Quiconque passe beaucoup de temps sur un campus universitaire canadien, que ce soit pour enseigner, travailler ou étudier, connaît sans doute les conséquences de l’entretien différé : toitures qui fuient, fondations décrépites et installations désuètes, des bibliothèques jusqu’aux laboratoires. Et le problème croît rapidement.
Selon les dernières données comptables de l’Association canadienne du personnel administratif universitaire (ACPAU), publiées en décembre dernier, les arriérés d’entretien différé des universités canadiennes s’élèvent maintenant à plus de 17 milliards de dollars, soit une hausse de 30 pour cent par rapport à 2014.

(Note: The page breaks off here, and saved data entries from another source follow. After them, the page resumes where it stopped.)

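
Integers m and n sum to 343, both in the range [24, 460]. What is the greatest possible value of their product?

29412

mn = m(343 − m) is maximized when m is as near 343/2 as the bounds allow.
Taking m = 171 and n = 172 (both in [24, 460]) gives mn = 29412.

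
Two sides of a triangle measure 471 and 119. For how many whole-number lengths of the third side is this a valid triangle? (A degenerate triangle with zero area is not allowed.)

The triangle inequality gives |471 − 119| < c < 471 + 119, i.e. 352 < c < 590.
So c can be any integer from 353 to 589: 237 values.

237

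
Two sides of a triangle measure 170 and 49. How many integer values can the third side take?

The triangle inequality gives |170 − 49| < c < 170 + 49, i.e. 121 < c < 219.
So c can be any integer from 122 to 218: 97 values.

97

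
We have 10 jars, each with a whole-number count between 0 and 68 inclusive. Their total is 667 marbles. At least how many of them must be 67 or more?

If only k of them are at least 67, the other 10 − k are at most 66, so the total is at most k·68 + (10 − k)·66.
This must reach 667, so k·68 + (10 − k)·66 ≥ 667, giving k ≥ 4.
Exactly 4 works: 4 values at 68 and 6 at 66 total 668; lower one of the high values by 1 (still ≥ 67) to hit 667.

4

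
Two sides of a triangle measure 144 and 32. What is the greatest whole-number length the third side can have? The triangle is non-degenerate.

The third side must be less than 144 + 32 = 176.
The largest integer below 176 is 175.

175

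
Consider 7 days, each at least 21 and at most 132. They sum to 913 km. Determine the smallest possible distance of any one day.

121

Minimizing one value means maximizing the remaining 6.
The other 6 contribute at most 6 × 132 = 792, leaving at least 913 − 792 = 121.
Since 121 ≥ 21, this is achievable: one at 121 and 6 at 132.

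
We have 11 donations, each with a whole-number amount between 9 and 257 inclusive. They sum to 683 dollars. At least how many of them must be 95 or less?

5

Each value above 95 is at least 96, contributing at least 96 − 9 = 87 above the floor 9.
The sum exceeds the floor total 99 by 584, so at most ⌊584/87⌋ = 6 exceed 95, and at least 5 are ≤ 95.
Exactly 5 works: 5 values at 9 and 6 at 96 total 621; raise one of the low values by 62 (still ≤ 95) to hit 683.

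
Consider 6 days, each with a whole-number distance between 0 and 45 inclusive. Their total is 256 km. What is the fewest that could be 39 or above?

Each value short of 39 is at most 38, costing at least 45 − 38 = 7 against the maximum total of 270.
We can afford to lose at most 270 − 256 = 14, so at most ⌊14/7⌋ = 2 fall short, and at least 4 are ≥ 39.
Exactly 4 works: 4 values at 45 and 2 at 38 total 256.

4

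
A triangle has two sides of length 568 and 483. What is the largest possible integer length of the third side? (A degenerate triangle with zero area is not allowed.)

The third side must be less than 568 + 483 = 1051.
The largest integer below 1051 is 1050.

1050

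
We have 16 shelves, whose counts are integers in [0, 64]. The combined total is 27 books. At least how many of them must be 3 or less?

10

Each value above 3 is at least 4, contributing at least 4 − 0 = 4 above the floor 0.
The sum exceeds the floor total 0 by 27, so at most ⌊27/4⌋ = 6 exceed 3, and at least 10 are ≤ 3.
Exactly 10 works: 10 values at 0 and 6 at 4 total 24; raise one of the low values by 3 (still ≤ 3) to hit 27.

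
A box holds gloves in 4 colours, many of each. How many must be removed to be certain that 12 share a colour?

You could draw 11 of every colour without reaching 12 of any — 44 in all.
One more forces 12 of some colour, so 44 + 1 = 45.

45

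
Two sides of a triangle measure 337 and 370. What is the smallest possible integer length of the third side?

The third side must exceed |337 − 370| = 33.
The smallest integer above 33 is 34.

34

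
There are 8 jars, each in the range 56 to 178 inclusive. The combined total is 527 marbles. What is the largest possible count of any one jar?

135

Maximizing one value means minimizing the remaining 7.
The other 7 contribute at least 7 × 56 = 392, leaving at most 527 − 392 = 135.
Since 135 ≤ 178, this is achievable: one at 135 and 7 at 56.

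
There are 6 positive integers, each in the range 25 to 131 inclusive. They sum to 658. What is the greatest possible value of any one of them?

Maximizing one value means minimizing the remaining 5.
The other 5 contribute at least 5 × 25 = 125, leaving at most 658 − 125 = 533.
But each integer is capped at 131, so the maximum is 131.
Achievable: one at 131 and the other 5 totalling 527, which fits since 5 × 25 ≤ 527 ≤ 5 × 131.

131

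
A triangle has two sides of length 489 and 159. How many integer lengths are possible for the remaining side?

317

The triangle inequality gives |489 − 159| < c < 489 + 159, i.e. 330 < c < 648.
So c can be any integer from 331 to 647: 317 values.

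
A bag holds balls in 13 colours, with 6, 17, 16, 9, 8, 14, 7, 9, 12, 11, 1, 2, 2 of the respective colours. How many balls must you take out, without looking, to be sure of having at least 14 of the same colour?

In the worst case you take as many as possible of each colour without reaching 14: 6 + 13 + 13 + 9 + 8 + 13 + 7 + 9 + 12 + 11 + 1 + 2 + 2 = 106.
The next one must give 14 of some colour, so 106 + 1 = 107.

107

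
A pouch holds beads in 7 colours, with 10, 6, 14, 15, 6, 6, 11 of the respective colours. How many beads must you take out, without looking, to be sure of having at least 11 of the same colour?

59

In the worst case you take as many as possible of each colour without reaching 11: 10 + 6 + 10 + 10 + 6 + 6 + 10 = 58.
The next one must give 11 of some colour, so 58 + 1 = 59.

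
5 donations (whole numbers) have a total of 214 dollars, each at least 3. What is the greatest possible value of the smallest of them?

42

The 5 values sum to 214, so their minimum is at most ⌊214/5⌋ = 42.
Achievable: 1 of them at 42 and 4 at 43 total 214.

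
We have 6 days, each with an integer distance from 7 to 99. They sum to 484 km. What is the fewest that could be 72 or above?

3

Suppose at most 6 − j of them reach 72; then j values are ≤ 71 and the rest ≤ 99.
The total is then ≤ 71·j + 99·(6 − j) = 594 − 28j. For this to be ≥ 484 we need j ≤ 3, so at least 6 − 3 = 3 must reach 72.
Exactly 3 works: 3 values at 99 and 3 at 71 total 510; lower one of the high values by 26 (still ≥ 72) to hit 484.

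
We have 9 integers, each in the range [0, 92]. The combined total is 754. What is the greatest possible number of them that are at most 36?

Suppose k of them are at most 36. Those contribute at most 36 each and the rest at most 92 each.
So the total is at most 36k + 92(9 − k) = 828 − 56k. This must still be ≥ 754, so k ≤ 1.
k = 1 is achieved by 1 value at 36 and 8 at 92, total 772; lower one of the 92's by 18 (still > 36) to reach 754.

1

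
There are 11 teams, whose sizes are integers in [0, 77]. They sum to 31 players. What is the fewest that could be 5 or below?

6

Let j be the number exceeding 5. Then the total is ≥ 6·j + 0·(11 − j) = 0 + 6j.
So 6j ≤ 31 and j ≤ 5; hence at least 11 − 5 = 6 are ≤ 5.
Exactly 6 works: 6 values at 0 and 5 at 6 total 30; raise one of the low values by 1 (still ≤ 5) to hit 31.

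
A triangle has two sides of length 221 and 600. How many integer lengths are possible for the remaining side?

441

The triangle inequality gives |221 − 600| < c < 221 + 600, i.e. 379 < c < 821.
So c can be any integer from 380 to 820: 441 values.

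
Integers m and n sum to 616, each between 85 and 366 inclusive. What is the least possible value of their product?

91500

mn = m(616 − m) is concave in m, so over [250, 366] it is minimized at an endpoint.
The extreme feasible split is m = 250, n = 366, giving mn = 91500.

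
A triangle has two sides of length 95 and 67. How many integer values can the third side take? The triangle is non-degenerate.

133

The triangle inequality gives |95 − 67| < c < 95 + 67, i.e. 28 < c < 162.
So c can be any integer from 29 to 161: 133 values.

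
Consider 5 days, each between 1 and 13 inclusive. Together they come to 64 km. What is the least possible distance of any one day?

12

Minimizing one value means maximizing the remaining 4.
The other 4 contribute at most 4 × 13 = 52, leaving at least 64 − 52 = 12.
Since 12 ≥ 1, this is achievable: one at 12 and 4 at 13.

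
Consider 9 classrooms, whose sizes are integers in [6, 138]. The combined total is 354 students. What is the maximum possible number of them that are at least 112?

2

With k values at 112 or above and the rest at least 6, the sum is at least 54 + 106k.
Since the sum is 354, we need 106k ≤ 300, i.e. k ≤ 2.
k = 2 is achieved by 2 values at 112 and 7 at 6, total 266; add 88 to one value (staying below 112) to reach 354.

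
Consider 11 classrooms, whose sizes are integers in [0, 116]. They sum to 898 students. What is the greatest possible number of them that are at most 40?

4

Each value at 40 or below falls at least 116 − 40 = 76 short of the ceiling 116.
The ceiling total is 11 × 116 = 1276, and we need 898, so at most ⌊(1276 − 898)/76⌋ = 4 can be that low.
k = 4 is achieved by 4 values at 40 and 7 at 116, total 972; lower one of the 116's by 74 (still > 40) to reach 898.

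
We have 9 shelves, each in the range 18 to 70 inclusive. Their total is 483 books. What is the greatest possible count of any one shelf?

70

Maximizing one value means minimizing the remaining 8.
The other 8 contribute at least 8 × 18 = 144, leaving at most 483 − 144 = 339.
But each shelf is capped at 70, so the maximum is 70.
Achievable: one at 70 and the other 8 totalling 413, which fits since 8 × 18 ≤ 413 ≤ 8 × 70.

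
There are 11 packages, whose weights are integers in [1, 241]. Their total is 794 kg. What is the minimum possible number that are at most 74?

Let j be the number exceeding 74. Then the total is ≥ 75·j + 1·(11 − j) = 11 + 74j.
So 74j ≤ 783 and j ≤ 10; hence at least 11 − 10 = 1 are ≤ 74.
Exactly 1 works: 1 value at 1 and 10 at 75 total 751; raise one of the low values by 43 (still ≤ 74) to hit 794.

1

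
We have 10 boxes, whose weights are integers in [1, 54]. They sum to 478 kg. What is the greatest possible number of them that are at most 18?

1

Each value at 18 or below falls at least 54 − 18 = 36 short of the ceiling 54.
The ceiling total is 10 × 54 = 540, and we need 478, so at most ⌊(540 − 478)/36⌋ = 1 can be that low.
k = 1 is achieved by 1 value at 18 and 9 at 54, total 504; lower one of the 54's by 26 (still > 18) to reach 478.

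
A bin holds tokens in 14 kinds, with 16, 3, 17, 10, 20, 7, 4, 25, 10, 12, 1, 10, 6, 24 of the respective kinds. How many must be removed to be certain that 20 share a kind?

In the worst case you take as many as possible of each kind without reaching 20: 16 + 3 + 17 + 10 + 19 + 7 + 4 + 19 + 10 + 12 + 1 + 10 + 6 + 19 = 153.
The next one must give 20 of some kind, so 153 + 1 = 154.

154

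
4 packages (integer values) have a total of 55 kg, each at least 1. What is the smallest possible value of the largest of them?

14

If every one of the 4 were at most 13, the total would be at most 4 × 13 = 52 < 55.
Taking 1 copy of 13 and 3 copies of 14 gives exactly 55, so 14 is attained.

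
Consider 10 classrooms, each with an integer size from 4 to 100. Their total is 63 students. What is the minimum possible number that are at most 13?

Each value above 13 is at least 14, contributing at least 14 − 4 = 10 above the floor 4.
The sum exceeds the floor total 40 by 23, so at most ⌊23/10⌋ = 2 exceed 13, and at least 8 are ≤ 13.
Exactly 8 works: 8 values at 4 and 2 at 14 total 60; raise one of the low values by 3 (still ≤ 13) to hit 63.

8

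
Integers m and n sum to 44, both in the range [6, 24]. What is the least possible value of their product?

480

Since m + n is fixed, pushing one of them to its bound minimizes the product.
At the endpoint m = 20, n = 44 − 20 = 24, so mn = 20 × 24 = 480.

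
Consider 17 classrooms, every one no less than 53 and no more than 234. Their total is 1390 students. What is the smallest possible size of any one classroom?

Minimizing one value means maximizing the remaining 16.
The other 16 can take up 16 × 234 = 3744 ≥ 1390 − 53, so one classroom can sit at its floor of 53.
Achievable: one at 53 and the other 16 totalling 1337, which fits since 16 × 53 ≤ 1337 ≤ 16 × 234.

53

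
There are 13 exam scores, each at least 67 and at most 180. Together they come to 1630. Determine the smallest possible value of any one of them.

Minimizing one value means maximizing the remaining 12.
The other 12 can take up 12 × 180 = 2160 ≥ 1630 − 67, so one score can sit at its floor of 67.
Achievable: one at 67 and the other 12 totalling 1563, which fits since 12 × 67 ≤ 1563 ≤ 12 × 180.

67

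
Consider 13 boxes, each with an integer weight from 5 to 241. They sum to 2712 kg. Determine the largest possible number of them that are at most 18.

Each value at 18 or below falls at least 241 − 18 = 223 short of the ceiling 241.
The ceiling total is 13 × 241 = 3133, and we need 2712, so at most ⌊(3133 − 2712)/223⌋ = 1 can be that low.
k = 1 is achieved by 1 value at 18 and 12 at 241, total 2910; lower one of the 241's by 198 (still > 18) to reach 2712.

1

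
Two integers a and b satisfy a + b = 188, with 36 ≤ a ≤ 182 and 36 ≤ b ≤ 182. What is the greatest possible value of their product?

With a + b fixed, ab peaks when the two are closest together.
Taking a = 94 and b = 94 (both in [36, 182]) gives ab = 8836.

8836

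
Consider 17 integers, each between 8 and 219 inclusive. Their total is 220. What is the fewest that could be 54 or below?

16

If only k of them are at most 54, the other 17 − k are at least 55, so the total is at least (17 − k)·55 + k·8.
This is ≤ 220, so (17 − k)·55 + 8k ≤ 220, which gives k ≥ 16.
Exactly 16 works: 16 values at 8 and 1 at 55 total 183; raise one of the low values by 37 (still ≤ 54) to hit 220.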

« Nous avons atteint un point où 36 pour cent des travaux d’entretien différés sont critiques ou peuvent le devenir, affirme Paul Davidson, président-directeur général d’Universités Canada (éditrice d’Affaires universitaires). Chaque université tient un registre des risques pour ses biens matériels, et nous constatons que la situation s’aggrave. »
Les exemples ne manquent pas dans l’ensemble du pays.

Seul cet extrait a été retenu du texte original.